Disney Movies Anywhere brings all your movies together—and not just the Disney ones
One platform to rule them all, one platform to bind them.
Wait — isn’t that a reference from the Warner Bros. property The Lord of the Rings, you ask? Isn’t this an item about the new “Disney Movies Anywhere?”
And so it is. Because Disney Movies Anywhere isn’t just for Disney movies anymore.
Starting Wednesday night, for the first time in the history of “owning” digital movies, there’s a place where you can store and access nearly all of your digital movie purchases from Disney, Warner Bros., Fox, Sony and Universal Pictures. (Paramount, home of the Star Trek and Transformers films, is the lone major holdout. Boooo, Paramount.)
If you like buying digital movies outright, you’re definitely going to want to sign up
Originally just for Disney movies, the now 3-year-old Disney Movies Anywhere service now ports over titles from the other four studios named above — as long as you bought them on either Amazon Video, Google Play, iTunes or Vudu.
All users need to do is link those accounts through their Disney Movies Anywhere account and voila!, there they all are, your movies in one place, the dream is real. (You can use the digital codes from subsequent physical DVD/Blu-ray purchases to synch them into your library, too.)
Disney Movies Anywhere can be accessed through an array of devices including Amazon Fire, most Android and Apple devices, Chromecast, Roku, that old thing called “the internet” and others, with more to come.
I was shown a demo Wednesday that was fairly nifty: If you have, say, movies on iTunes and Vudu accounts, you simply sign in to those accounts through Disney Movies Anywhere and they immediately show up in your library on the platform.
And no matter what studio made them, copies of those titles — more than 7,000 all lumped together — live on the new platform, so you’re not streaming them through a third-party client (and isn’t it nice to know that your locker of digital movies exists with a reliable company that’s going to be alive and supported ad infinitum?).
Ultraviolet, the previous multi-studio digital locker, never really took off with consumers because it’s missing a couple of key ingredients: interlinking with the big digital retailers like Amazon, Google and iTunes — and, well, Disney movies.
Disney never licensed its content for Ultraviolet (which most studios aren’t even calling “Ultraviolet” on disc packages anymore, just “Digital Movies”), in no small part because it knew the day would come when it would do its own thing on the back of its powerful library.
You can purchase movies from participating studios on Disney Movies Anywhere — to do so, it briefly and seamlessly takes you out to one of its retail partners if it’s not a Disney movie — which then immediately appear in your Movies Anywhere library.
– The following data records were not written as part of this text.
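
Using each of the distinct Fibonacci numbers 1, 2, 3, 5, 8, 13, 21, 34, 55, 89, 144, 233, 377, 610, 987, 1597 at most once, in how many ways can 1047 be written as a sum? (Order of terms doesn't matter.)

Starting from the Zeckendorf form and repeatedly splitting a term F_k into F_{k−1} + F_{k−2} (when neither is already used) reaches every representation.
1047 = 987+55+5 = 987+55+3+2 = 987+34+21+5 = 610+377+55+5 = … (18 more), for 22 in all.

22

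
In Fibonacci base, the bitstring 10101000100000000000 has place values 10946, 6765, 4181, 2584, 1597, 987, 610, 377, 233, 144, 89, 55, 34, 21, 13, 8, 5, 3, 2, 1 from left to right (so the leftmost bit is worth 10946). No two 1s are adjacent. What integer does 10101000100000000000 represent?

16957

Summing the place values of the 1 bits: 10946 + 4181 + 1597 + 233 = 16957.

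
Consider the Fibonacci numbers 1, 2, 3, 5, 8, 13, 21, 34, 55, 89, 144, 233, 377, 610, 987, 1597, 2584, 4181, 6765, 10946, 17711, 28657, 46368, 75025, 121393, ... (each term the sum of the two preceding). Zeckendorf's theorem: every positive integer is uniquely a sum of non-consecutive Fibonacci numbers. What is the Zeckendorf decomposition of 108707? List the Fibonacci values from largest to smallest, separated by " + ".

take 75025 (≤ 108707); 108707 − 75025 = 33682
take 28657 (≤ 33682); 33682 − 28657 = 5025
take 4181 (≤ 5025); 5025 − 4181 = 844
take 610 (≤ 844); 844 − 610 = 234
take 233 (≤ 234); 234 − 233 = 1
take 1 (≤ 1); 1 − 1 = 0
So 108707 = 75025 + 28657 + 4181 + 610 + 233 + 1, with no two terms consecutive in the sequence.

75025 + 28657 + 4181 + 610 + 233 + 1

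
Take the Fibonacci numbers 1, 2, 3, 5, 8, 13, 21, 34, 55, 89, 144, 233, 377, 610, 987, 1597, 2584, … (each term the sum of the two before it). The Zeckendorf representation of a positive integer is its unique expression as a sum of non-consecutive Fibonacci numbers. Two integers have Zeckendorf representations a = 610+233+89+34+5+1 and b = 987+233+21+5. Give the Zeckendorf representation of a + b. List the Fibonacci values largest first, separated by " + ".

1597 + 610 + 8 + 3

The two numbers are 972 and 1246, so their sum is 2218.
Repeatedly subtract the largest Fibonacci number that fits:
subtract 1597 from 2218: 621 remains
subtract 610 from 621: 11 remains
subtract 8 from 11: 3 remains
subtract 3 from 3: 0 remains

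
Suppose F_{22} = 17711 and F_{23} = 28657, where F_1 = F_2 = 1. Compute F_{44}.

By the doubling identity F_{2k} = F_k(2F_{k+1} − F_k): F_{44} = 17711·(2·28657 − 17711) = 17711·39603 = 701408733.

701408733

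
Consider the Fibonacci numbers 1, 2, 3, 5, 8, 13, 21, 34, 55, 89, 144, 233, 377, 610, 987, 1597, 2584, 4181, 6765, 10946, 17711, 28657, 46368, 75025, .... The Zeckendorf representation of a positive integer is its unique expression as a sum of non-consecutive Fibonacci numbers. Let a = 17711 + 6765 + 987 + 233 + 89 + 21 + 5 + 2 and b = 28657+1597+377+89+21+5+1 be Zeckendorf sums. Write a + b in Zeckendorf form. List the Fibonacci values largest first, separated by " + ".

46368 + 6765 + 2584 + 610 + 233

The two numbers are 25813 and 30747, so their sum is 56560.
largest Fibonacci ≤ 56560 is 46368; 56560 − 46368 = 10192
largest Fibonacci ≤ 10192 is 6765; 10192 − 6765 = 3427
largest Fibonacci ≤ 3427 is 2584; 3427 − 2584 = 843
largest Fibonacci ≤ 843 is 610; 843 − 610 = 233
largest Fibonacci ≤ 233 is 233; 233 − 233 = 0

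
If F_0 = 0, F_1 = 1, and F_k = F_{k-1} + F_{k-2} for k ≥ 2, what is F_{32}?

Iterating the recurrence up to F_{27} = 196418 and F_{26} = 121393:
F_{28} = F_{27} + F_{26} = 196418 + 121393 = 317811
F_{29} = F_{28} + F_{27} = 317811 + 196418 = 514229
F_{30} = F_{29} + F_{28} = 514229 + 317811 = 832040
F_{31} = F_{30} + F_{29} = 832040 + 514229 = 1346269
F_{32} = F_{31} + F_{30} = 1346269 + 832040 = 2178309

2178309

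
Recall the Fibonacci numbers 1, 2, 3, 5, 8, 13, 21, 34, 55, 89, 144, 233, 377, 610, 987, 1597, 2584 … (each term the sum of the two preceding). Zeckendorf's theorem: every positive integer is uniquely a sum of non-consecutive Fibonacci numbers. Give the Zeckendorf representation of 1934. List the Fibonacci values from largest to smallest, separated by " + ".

1597 + 233 + 89 + 13 + 2

1934: greatest Fibonacci not exceeding it is 1597, leaving 337
337: greatest Fibonacci not exceeding it is 233, leaving 104
104: greatest Fibonacci not exceeding it is 89, leaving 15
15: greatest Fibonacci not exceeding it is 13, leaving 2
2: greatest Fibonacci not exceeding it is 2, leaving 0
So 1934 = 1597 + 233 + 89 + 13 + 2, with no two terms consecutive in the sequence.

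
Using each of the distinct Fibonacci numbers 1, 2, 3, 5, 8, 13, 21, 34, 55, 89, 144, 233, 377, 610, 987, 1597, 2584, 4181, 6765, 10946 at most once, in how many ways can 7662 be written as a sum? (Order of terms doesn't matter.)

7662 = 6765+610+233+34+13+5+2 = 6765+610+144+89+34+13+5+2 = 4181+2584+610+233+34+13+5+2 = 6765+377+233+144+89+34+13+5+2 = … (5 more), for 9 in all.

9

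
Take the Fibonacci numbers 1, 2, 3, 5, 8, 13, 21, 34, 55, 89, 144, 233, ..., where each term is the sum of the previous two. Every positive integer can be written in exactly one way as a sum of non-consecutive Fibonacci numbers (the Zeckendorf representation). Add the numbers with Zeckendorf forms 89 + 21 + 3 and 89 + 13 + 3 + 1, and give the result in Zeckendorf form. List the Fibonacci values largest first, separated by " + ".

144 + 55 + 13 + 5 + 2

The two numbers are 113 and 106, so their sum is 219.
Greedily peel off the largest Fibonacci term at each step:
take 144 (≤ 219); 219 − 144 = 75
take 55 (≤ 75); 75 − 55 = 20
take 13 (≤ 20); 20 − 13 = 7
take 5 (≤ 7); 7 − 5 = 2
take 2 (≤ 2); 2 − 2 = 0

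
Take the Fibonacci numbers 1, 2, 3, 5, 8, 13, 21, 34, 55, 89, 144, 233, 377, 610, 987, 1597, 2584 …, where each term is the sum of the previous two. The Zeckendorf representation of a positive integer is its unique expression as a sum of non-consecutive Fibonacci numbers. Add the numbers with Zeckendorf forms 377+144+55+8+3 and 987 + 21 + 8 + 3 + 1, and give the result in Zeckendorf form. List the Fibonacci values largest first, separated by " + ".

1597 + 8 + 2

The two numbers are 587 and 1020, so their sum is 1607.
subtract 1597 from 1607: 10 remains
subtract 8 from 10: 2 remains
subtract 2 from 2: 0 remains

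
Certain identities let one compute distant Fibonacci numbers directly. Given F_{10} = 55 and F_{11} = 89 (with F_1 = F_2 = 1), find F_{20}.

6765

By the doubling identity F_{2k} = F_k(2F_{k+1} − F_k): F_{20} = 55·(2·89 − 55) = 55·123 = 6765.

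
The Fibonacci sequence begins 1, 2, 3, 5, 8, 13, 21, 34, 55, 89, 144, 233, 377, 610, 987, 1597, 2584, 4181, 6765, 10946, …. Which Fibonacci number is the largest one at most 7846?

6765

6765 ≤ 7846 < 10946, so the largest Fibonacci number not exceeding 7846 is 6765.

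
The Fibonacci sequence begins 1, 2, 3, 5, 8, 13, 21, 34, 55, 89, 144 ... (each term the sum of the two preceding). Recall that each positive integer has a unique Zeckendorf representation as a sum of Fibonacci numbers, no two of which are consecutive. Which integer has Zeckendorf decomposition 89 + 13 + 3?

89 + 13 + 3 = 105.

105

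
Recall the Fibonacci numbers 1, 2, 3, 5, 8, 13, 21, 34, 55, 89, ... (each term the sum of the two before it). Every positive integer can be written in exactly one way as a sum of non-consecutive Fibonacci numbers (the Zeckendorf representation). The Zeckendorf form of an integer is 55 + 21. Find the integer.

55 + 21 = 76.

76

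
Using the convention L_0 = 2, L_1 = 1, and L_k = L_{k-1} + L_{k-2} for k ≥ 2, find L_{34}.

12752043

Iterating the recurrence up to L_{27} = 439204 and L_{26} = 271443:
L_{28} = L_{27} + L_{26} = 439204 + 271443 = 710647
L_{29} = L_{28} + L_{27} = 710647 + 439204 = 1149851
L_{30} = L_{29} + L_{28} = 1149851 + 710647 = 1860498
L_{31} = L_{30} + L_{29} = 1860498 + 1149851 = 3010349
L_{32} = L_{31} + L_{30} = 3010349 + 1860498 = 4870847
L_{33} = L_{32} + L_{31} = 4870847 + 3010349 = 7881196
L_{34} = L_{33} + L_{32} = 7881196 + 4870847 = 12752043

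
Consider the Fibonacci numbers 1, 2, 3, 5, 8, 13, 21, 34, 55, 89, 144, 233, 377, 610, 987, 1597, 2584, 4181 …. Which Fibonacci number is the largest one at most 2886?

2584

2584 ≤ 2886 < 4181, so the largest Fibonacci number not exceeding 2886 is 2584.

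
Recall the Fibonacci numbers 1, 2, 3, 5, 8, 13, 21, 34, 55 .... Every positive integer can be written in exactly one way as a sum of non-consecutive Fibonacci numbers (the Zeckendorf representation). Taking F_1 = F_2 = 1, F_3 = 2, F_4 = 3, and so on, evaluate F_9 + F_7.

F_9 + F_7 = 34 + 13 = 47.

47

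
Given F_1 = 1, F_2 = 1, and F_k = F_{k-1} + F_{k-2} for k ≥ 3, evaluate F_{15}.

Iterating the recurrence up to F_{10} = 55 and F_{9} = 34:
F_{11} = F_{10} + F_{9} = 55 + 34 = 89
F_{12} = F_{11} + F_{10} = 89 + 55 = 144
F_{13} = F_{12} + F_{11} = 144 + 89 = 233
F_{14} = F_{13} + F_{12} = 233 + 144 = 377
F_{15} = F_{14} + F_{13} = 377 + 233 = 610

610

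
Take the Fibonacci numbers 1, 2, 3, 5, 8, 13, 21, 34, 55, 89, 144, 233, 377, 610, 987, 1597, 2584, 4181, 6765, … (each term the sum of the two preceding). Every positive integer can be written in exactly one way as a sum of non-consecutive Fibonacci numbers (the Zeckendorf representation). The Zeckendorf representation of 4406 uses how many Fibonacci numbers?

Greedy algorithm:
take 4181 (≤ 4406); 4406 − 4181 = 225
take 144 (≤ 225); 225 − 144 = 81
take 55 (≤ 81); 81 − 55 = 26
take 21 (≤ 26); 26 − 21 = 5
take 5 (≤ 5); 5 − 5 = 0
4406 = 4181 + 144 + 55 + 21 + 5, which has 5 terms.

5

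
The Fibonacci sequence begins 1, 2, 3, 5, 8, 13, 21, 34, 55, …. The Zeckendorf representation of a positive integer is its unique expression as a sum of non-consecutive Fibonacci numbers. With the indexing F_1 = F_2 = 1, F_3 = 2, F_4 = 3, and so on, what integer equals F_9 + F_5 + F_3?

F_9 + F_5 + F_3 = 34 + 5 + 2 = 41.

41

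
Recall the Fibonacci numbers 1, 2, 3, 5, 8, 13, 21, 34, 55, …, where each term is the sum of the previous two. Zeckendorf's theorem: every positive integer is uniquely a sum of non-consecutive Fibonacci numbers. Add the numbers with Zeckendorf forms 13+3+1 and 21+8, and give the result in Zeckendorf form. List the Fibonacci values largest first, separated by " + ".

34 + 8 + 3 + 1

The two numbers are 17 and 29, so their sum is 46.
Greedy algorithm:
subtract 34 from 46: 12 remains
subtract 8 from 12: 4 remains
subtract 3 from 4: 1 remains
subtract 1 from 1: 0 remains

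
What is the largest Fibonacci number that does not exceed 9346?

6765

6765 ≤ 9346 < 10946, so the largest Fibonacci number not exceeding 9346 is 6765.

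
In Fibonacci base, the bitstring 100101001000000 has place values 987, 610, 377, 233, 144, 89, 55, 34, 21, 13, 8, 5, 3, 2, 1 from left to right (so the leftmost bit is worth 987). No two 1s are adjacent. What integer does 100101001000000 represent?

1330

Summing the place values of the 1 bits: 987 + 233 + 89 + 21 = 1330.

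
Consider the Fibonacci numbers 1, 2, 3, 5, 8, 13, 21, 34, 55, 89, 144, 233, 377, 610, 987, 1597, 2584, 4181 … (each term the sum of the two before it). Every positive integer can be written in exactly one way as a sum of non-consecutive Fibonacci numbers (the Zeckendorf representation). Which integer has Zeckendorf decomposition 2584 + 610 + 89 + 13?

3296

2584 + 610 + 89 + 13 = 3296.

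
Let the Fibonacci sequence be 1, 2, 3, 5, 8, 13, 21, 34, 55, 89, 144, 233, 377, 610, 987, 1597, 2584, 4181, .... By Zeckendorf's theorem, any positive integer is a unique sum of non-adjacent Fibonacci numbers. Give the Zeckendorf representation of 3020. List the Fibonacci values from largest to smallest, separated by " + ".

3020 − 2584 = 436
436 − 377 = 59
59 − 55 = 4
4 − 3 = 1
1 − 1 = 0
So 3020 = 2584 + 377 + 55 + 3 + 1, with no two terms consecutive in the sequence.

2584 + 377 + 55 + 3 + 1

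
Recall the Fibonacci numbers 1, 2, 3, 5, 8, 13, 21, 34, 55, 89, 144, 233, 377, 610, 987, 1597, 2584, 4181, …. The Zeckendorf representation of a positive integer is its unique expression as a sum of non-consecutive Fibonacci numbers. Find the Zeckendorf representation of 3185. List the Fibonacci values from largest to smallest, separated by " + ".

3185: greatest Fibonacci not exceeding it is 2584, leaving 601
601: greatest Fibonacci not exceeding it is 377, leaving 224
224: greatest Fibonacci not exceeding it is 144, leaving 80
80: greatest Fibonacci not exceeding it is 55, leaving 25
25: greatest Fibonacci not exceeding it is 21, leaving 4
4: greatest Fibonacci not exceeding it is 3, leaving 1
1: greatest Fibonacci not exceeding it is 1, leaving 0
So 3185 = 2584 + 377 + 144 + 55 + 21 + 3 + 1, with no two terms consecutive in the sequence.

2584 + 377 + 144 + 55 + 21 + 3 + 1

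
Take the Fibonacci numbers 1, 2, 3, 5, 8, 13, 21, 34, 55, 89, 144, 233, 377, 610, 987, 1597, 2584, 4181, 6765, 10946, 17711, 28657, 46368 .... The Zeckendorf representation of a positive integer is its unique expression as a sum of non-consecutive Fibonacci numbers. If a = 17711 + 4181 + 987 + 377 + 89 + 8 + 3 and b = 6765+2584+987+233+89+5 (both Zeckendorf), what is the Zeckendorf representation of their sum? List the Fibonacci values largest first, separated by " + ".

28657 + 4181 + 987 + 144 + 34 + 13 + 3

The two numbers are 23356 and 10663, so their sum is 34019.
Greedily peel off the largest Fibonacci term at each step:
34019 − 28657 = 5362
5362 − 4181 = 1181
1181 − 987 = 194
194 − 144 = 50
50 − 34 = 16
16 − 13 = 3
3 − 3 = 0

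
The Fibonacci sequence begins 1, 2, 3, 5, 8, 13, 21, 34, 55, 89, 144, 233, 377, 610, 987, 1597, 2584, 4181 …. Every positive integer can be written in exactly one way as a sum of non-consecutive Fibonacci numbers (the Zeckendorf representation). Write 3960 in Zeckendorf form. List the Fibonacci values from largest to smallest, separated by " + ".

3960 − 2584 = 1376
1376 − 987 = 389
389 − 377 = 12
12 − 8 = 4
4 − 3 = 1
1 − 1 = 0
So 3960 = 2584 + 987 + 377 + 8 + 3 + 1, with no two terms consecutive in the sequence.

2584 + 987 + 377 + 8 + 3 + 1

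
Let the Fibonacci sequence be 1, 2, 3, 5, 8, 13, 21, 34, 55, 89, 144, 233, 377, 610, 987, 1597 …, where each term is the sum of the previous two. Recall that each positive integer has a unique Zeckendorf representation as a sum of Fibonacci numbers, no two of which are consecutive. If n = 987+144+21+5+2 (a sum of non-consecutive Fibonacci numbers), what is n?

1159

987+144+21+5+2 = 1159.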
New sign-ups get free copies of Ghostbusters, Ice Age, Big Hero 6, Jason Bourne and The LEGO Movie, depending on which services they link.
The interface is pretty simple, if nothing special — you can sort by “recently added,” A-to-Z and Z-to-A, but there’s no categories or customization. If you own a huge library of digital movies, you’ll just have to know what you want to find. But Disney tells me those capabilities will be coming.
There’s also no rental or streaming option here — Disney Movies Anywhere is just a platform for digital sell-through, which is the most expensive digital option, but also the first available, sometimes weeks before physical discs and many months before streaming.
It’s not yet clear what Disney is getting out of this; they wouldn’t tell me what, if any, slice of a sale they get from a film that gets ported over to their platform.
But Disney Movies Anywhere might be the solution to a bigger problem than just another revenue stream: The movie industry has been trying to crack the digital-locker model for many years, and Ultraviolet may wind up being the Beta to Disney Movies Anywhere’s VHS — a format that worked fine but was ultimately leapfrogged as consumers made their preference known.